In Eindhoven stappen we in een roze Airbus die ons naar Belgrado vliegt. Ik ben uitgenodigd voor het Kikinda Short Story Festival, dat behalve in de hoofdstad plaatsvindt in een vergeten gehucht op de grens met Roemenië en Hongarije. Het festival is in augustus 2013 maar al in november 2012 krijg ik de uitnodiging.
Ik reageer per ommegaande dat ik graag kom. Ik heb alleen nog maar een verhalenbundel gepubliceerd, vind het een wonder dat ze me hebben weten te vinden en begrijp eigenlijk niet waaraan ik deze eer verdien.
Op mijn achteraf waarschijnlijk wat al te gewillige reactie, die hen wellicht deed twijfelen aan mijn sterrenstatus in Nederland, krijg ik niks terug. Pas in juli, precies een maand voor het festival, ontvang ik opeens weer een e-mail van Dejan, de organisator. Er waren problemen met de financiering. De regering bezuinigde net als in Nederland op cultuur, waardoor het festival aanvankelijk niet leek door te gaan. Maar er is een pot geld gevonden en ik mag komen. Mijn vriend Onderwaater had nog geen vakantieplannen en gaat mee.
Op de luchthaven van Belgrado, die is vernoemd naar de Servische uitvinder Nikola Tesla, worden we opgewacht door Yara, een student. ‘Wat hebben jullie weinig bij jullie,’ zegt ze. Schuldbewust kijken we naar onze tasjes. Ik zou niet weten wat ik nog meer had moeten meenemen en Onderwaater wilde eigenlijk helemaal zonder bagage reizen – met alleen een tandenborstel. Zo falen we al meteen bij aankomst in het normaal overkomen op de Serviërs. Om kritische vragen te voorkomen kun je dus blijkbaar het beste een grote koffer volstouwen met allemaal kleren die je niet nodig hebt.
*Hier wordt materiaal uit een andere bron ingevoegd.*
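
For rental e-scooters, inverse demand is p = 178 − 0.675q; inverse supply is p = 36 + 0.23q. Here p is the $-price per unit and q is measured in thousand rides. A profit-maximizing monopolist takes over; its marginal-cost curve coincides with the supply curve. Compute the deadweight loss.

$2033.25 thousand

Competitive equilibrium: 178 − 0.675q = 36 + 0.23q → q* = 156.90608, p* = 72.0884.
Marginal revenue: MR = 178 − 1.35q. Set MR = MC: 178 − 1.35q = 36 + 0.23q → q_m = 89.87342.
Price p_m = 178 − 0.675·89.87342 = 117.33544; MC(q_m) = 36 + 0.23·89.87342 = 56.67089.
Competitive q* = 156.90608, so Δq = 67.03266; wedge = 117.33544 − 56.67089 = 60.66455.
Welfare loss = ½ × 67.03266 × 60.66455 = $2033.25 thousand.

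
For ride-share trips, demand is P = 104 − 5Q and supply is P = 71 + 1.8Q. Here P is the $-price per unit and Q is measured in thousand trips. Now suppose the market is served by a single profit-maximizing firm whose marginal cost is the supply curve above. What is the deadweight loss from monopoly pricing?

Competitive equilibrium: 104 − 5Q = 71 + 1.8Q → Q* = 4.8529, P* = 79.7353.
Marginal revenue: MR = 104 − 10Q. Set MR = MC: 104 − 10Q = 71 + 1.8Q → Q_m = 2.7966.
Price P_m = 104 − 5·2.7966 = 90.017; MC(Q_m) = 71 + 1.8·2.7966 = 76.0339.
Competitive Q* = 4.8529, so ΔQ = 2.0563; wedge = 90.017 − 76.0339 = 13.9831.
The triangle = ½ × 2.0563 × 13.9831 = $14.38 thousand.

$14.38 thousand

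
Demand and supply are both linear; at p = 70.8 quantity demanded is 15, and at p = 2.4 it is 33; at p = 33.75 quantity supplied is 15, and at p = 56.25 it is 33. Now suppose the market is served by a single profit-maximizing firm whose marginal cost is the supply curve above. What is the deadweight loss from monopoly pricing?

232.26

Demand slope = (2.4 − 70.8)/(33 − 15) = −3.8, so p = 127.8 − 3.8q.
Supply slope = (56.25 − 33.75)/(33 − 15) = 1.25, so p = 15 + 1.25q.
Competitive equilibrium: 127.8 − 3.8q = 15 + 1.25q → q* = 22.3366, p* = 42.9208.
Marginal revenue: MR = 127.8 − 7.6q. Set MR = MC: 127.8 − 7.6q = 15 + 1.25q → q_m = 12.7458.
Price p_m = 127.8 − 3.8·12.7458 = 79.366; MC(q_m) = 15 + 1.25·12.7458 = 30.9323.
Competitive q* = 22.3366, so Δq = 9.5908; wedge = 79.366 − 30.9323 = 48.4337.
The triangle = ½ × 9.5908 × 48.4337 = 232.26.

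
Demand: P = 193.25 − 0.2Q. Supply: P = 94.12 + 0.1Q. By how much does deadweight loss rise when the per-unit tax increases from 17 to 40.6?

Competitive equilibrium: 193.25 − 0.2Q = 94.12 + 0.1Q → Q* = 330.4333, P* = 127.1633.
For a per-unit tax t: ΔQ = t/0.3, so DWL = ½·t·(t/0.3) = t²/0.6.
At t = 17: DWL = 481.667. At t = 40.6: DWL = 2747.267.
Increase = 2747.267 − 481.667 = 2265.60.

2265.60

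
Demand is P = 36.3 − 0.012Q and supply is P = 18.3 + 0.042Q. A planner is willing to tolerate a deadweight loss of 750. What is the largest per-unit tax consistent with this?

9

Competitive equilibrium: 36.3 − 0.012Q = 18.3 + 0.042Q → Q* = 333.3333, P* = 32.3.
A tax t gives ΔQ = t/0.054 and wedge t, so DWL = t²/0.108.
t²/0.108 = 750 → t² = 81 → t = 9.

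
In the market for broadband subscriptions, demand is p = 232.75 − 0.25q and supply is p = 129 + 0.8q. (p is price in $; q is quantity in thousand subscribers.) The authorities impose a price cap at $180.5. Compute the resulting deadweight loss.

$622.51 thousand

Competitive equilibrium: 232.75 − 0.25q = 129 + 0.8q → q* = 98.8095, p* = 208.0476.
At the ceiling p = 180.5, quantity supplied = (180.5 − 129)/0.8 = 64.375.
Willingness to pay at q' = 64.375: 232.75 − 0.25·64.375 = 216.6563.
Δq = 98.8095 − 64.375 = 34.4345; wedge = 216.6563 − 180.5 = 36.1563.
Welfare loss = ½ × 34.4345 × 36.1563 = $622.51 thousand.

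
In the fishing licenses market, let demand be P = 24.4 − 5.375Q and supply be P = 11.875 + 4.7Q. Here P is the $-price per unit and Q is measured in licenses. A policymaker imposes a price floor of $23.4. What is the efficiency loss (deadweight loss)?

$5.63

Competitive equilibrium: 24.4 − 5.375Q = 11.875 + 4.7Q → Q* = 1.2432, P* = 17.7179.
At the floor P = 23.4, quantity demanded = (24.4 − 23.4)/5.375 = 0.186.
Sellers' marginal cost at Q' = 0.186: 11.875 + 4.7·0.186 = 12.7492.
ΔQ = 1.2432 − 0.186 = 1.0572; wedge = 23.4 − 12.7492 = 10.6508.
Welfare loss = ½ × 1.0572 × 10.6508 = $5.63.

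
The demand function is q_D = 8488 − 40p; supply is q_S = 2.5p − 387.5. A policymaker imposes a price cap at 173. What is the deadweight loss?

In inverse form: demand p = 212.2 − 0.025q, supply p = 155 + 0.4q.
Competitive equilibrium: 212.2 − 0.025q = 155 + 0.4q → q* = 134.5882, p* = 208.8353.
At the ceiling p = 173, quantity supplied = (173 − 155)/0.4 = 45.
Willingness to pay at q' = 45: 212.2 − 0.025·45 = 211.075.
Δq = 134.5882 − 45 = 89.5882; wedge = 211.075 − 173 = 38.075.
The triangle = ½ × 89.5882 × 38.075 = 1705.54.

1705.54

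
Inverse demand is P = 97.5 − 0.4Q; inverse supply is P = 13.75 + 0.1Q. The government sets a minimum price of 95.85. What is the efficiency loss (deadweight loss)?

6672.85

Competitive equilibrium: 97.5 − 0.4Q = 13.75 + 0.1Q → Q* = 167.5, P* = 30.5.
At the floor P = 95.85, quantity demanded = (97.5 − 95.85)/0.4 = 4.125.
Sellers' marginal cost at Q' = 4.125: 13.75 + 0.1·4.125 = 14.1625.
ΔQ = 167.5 − 4.125 = 163.375; wedge = 95.85 − 14.1625 = 81.6875.
Deadweight loss = ½ × 163.375 × 81.6875 = 6672.85.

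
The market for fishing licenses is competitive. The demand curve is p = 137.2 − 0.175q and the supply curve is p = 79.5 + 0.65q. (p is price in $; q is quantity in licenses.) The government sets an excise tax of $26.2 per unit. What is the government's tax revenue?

$1000.36

Competitive equilibrium: 137.2 − 0.175q = 79.5 + 0.65q → q* = 69.9394, p* = 124.9606.
With the tax, the buyer price exceeds the seller price by 26.2: (137.2 − 0.175q) − (79.5 + 0.65q) = 26.2 → q' = 38.1818.
Tax revenue = 26.2 × 38.1818 = $1000.36.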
De communicatie in de aanloop naar het festival stroomde niet over van hartelijkheid. Na de eerste mailtjes van Dejan namen een zekere Radmila en Agnija het contact over. Half bevelend, in staccato taalgebruik, kreeg ik orders over informatie die ik ze moest toesturen. Toen ik een ticket boekte op een ander tijdstip dan eerder aangekondigd, kreeg ik een digitale reprimande. Er leek ook onduidelijkheid te bestaan over de status van Onderwaater. Hun mailtjes gaven me de indruk dat ze ‘friend’ wat amoureuzer interpreteerden dan gerechtvaardigd is. Met enige voorbarige angst herinner ik me dat ik ooit in een van de andere Balkanlanden een hand op de bil van een vriend legde – waarmee ik me onmiddellijk de agressie van een stel Kroaten op de hals haalde. Misschien niet nodig maar ik zie al voor me dat we nog diezelfde avond onterecht (maar wanneer is zoiets wel terecht?) in elkaar getrapt en mishandeld zullen worden door een stel literair angehauchte, homohatende Servische oorlogsmisdadigers met knuppels en strijdvlegels.
Min of meer simultaan verbaas ik me erover dat deze merkwaardige gedachte in mijn brein is beland. Dat komt waarschijnlijk omdat ik in het vliegtuig ter voorbereiding op de komende dagen Gerard Reves ‘Brief uit Edinburgh’ heb gelezen, zijn reisverslag over een Schots schrijversfestival in de jaren zestig. Uit mezelf heb ik eigenlijk nooit martelfantasieën (passief noch actief), wat geloof ik ook weer niet de bedoeling is als je Freud moet geloven.